CRICKET: Ireland's Ed Joyce yesterday became the first player to score 600 runs in English first-class cricket this season and has now established himself as the form batsman in the County Championship, writes James FItzgerald.
Joyce, who has been freed by Middlesex to play for Ireland for the crucial ICC Trophy in July, made 93 at Lord's, bringing his tally so far this season to 605 at an impressive average of 86.42.
The former Dublin University and Merrion left-hander will this summer become eligible to play for England, having satisfied the four-year qualification regulations, and his performances since establishing himself in the first team at Lord's have caught the eye of selectors at the highest levels in the ECB.

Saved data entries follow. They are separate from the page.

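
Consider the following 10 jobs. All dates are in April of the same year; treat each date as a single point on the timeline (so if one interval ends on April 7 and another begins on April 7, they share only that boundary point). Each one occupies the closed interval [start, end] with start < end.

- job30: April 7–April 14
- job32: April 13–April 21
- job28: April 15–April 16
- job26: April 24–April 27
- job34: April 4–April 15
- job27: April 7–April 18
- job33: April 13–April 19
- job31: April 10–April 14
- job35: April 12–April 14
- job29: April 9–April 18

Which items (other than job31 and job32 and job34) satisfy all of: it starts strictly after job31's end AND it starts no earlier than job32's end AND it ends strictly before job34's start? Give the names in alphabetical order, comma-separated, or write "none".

Conditions: its start is strictly after job31's end (X.start > April 14) AND its start is no earlier than job32's end (X.start >= April 21) AND its end is strictly before job34's start (X.end < April 4).
job26: start April 24 > April 14? ✓; start April 24 >= April 21? ✓; end April 27 < April 4? ✗ → no.
job27: start April 7 > April 14? ✗; start April 7 >= April 21? ✗; end April 18 < April 4? ✗ → no.
job28: start April 15 > April 14? ✓; start April 15 >= April 21? ✗; end April 16 < April 4? ✗ → no.
job29: start April 9 > April 14? ✗; start April 9 >= April 21? ✗; end April 18 < April 4? ✗ → no.
job30: start April 7 > April 14? ✗; start April 7 >= April 21? ✗; end April 14 < April 4? ✗ → no.
job33: start April 13 > April 14? ✗; start April 13 >= April 21? ✗; end April 19 < April 4? ✗ → no.
job35: start April 12 > April 14? ✗; start April 12 >= April 21? ✗; end April 14 < April 4? ✗ → no.
Result: none.

none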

It is now thought likely he will be given a chance to impress further with a place in an England A tour in the autumn.
Last month, Middlesex agreed to release Joyce for the first week of the ICC Trophy, the qualifying tournament for the 2007 World Cup, which will be held in Belfast, Derry and Dublin during the first two weeks of July. If Ireland finish in the top five at that tournament they will earn the right to play in the World Cup finals in the West Indies in two years' time.
ATHLETICS: The Olympic gold-medallist Mark Lewis-Francis has escaped a ban after testing positive for cannabis at this year's European Indoor Championships.
After finishing second behind his Athens 4x100metres team-mate Jason Gardener on March 5th, Lewis-Francis underwent a compulsory drugs test, and small traces of the drug were detected in his sample. He has been stripped of his silver medal and given a public warning by UK Athletics but remains free to compete after it was accepted the drug could not have been taken to enhance his performance.
The athlete has denied taking the drug: "I do not smoke cannabis. My only explanation is that I may, without realising it, have been in the presence of people who were smoking cannabis and that I passively inhaled their smoke.
"I have not knowingly taken this substance and have not attained any performance-enhancing benefits."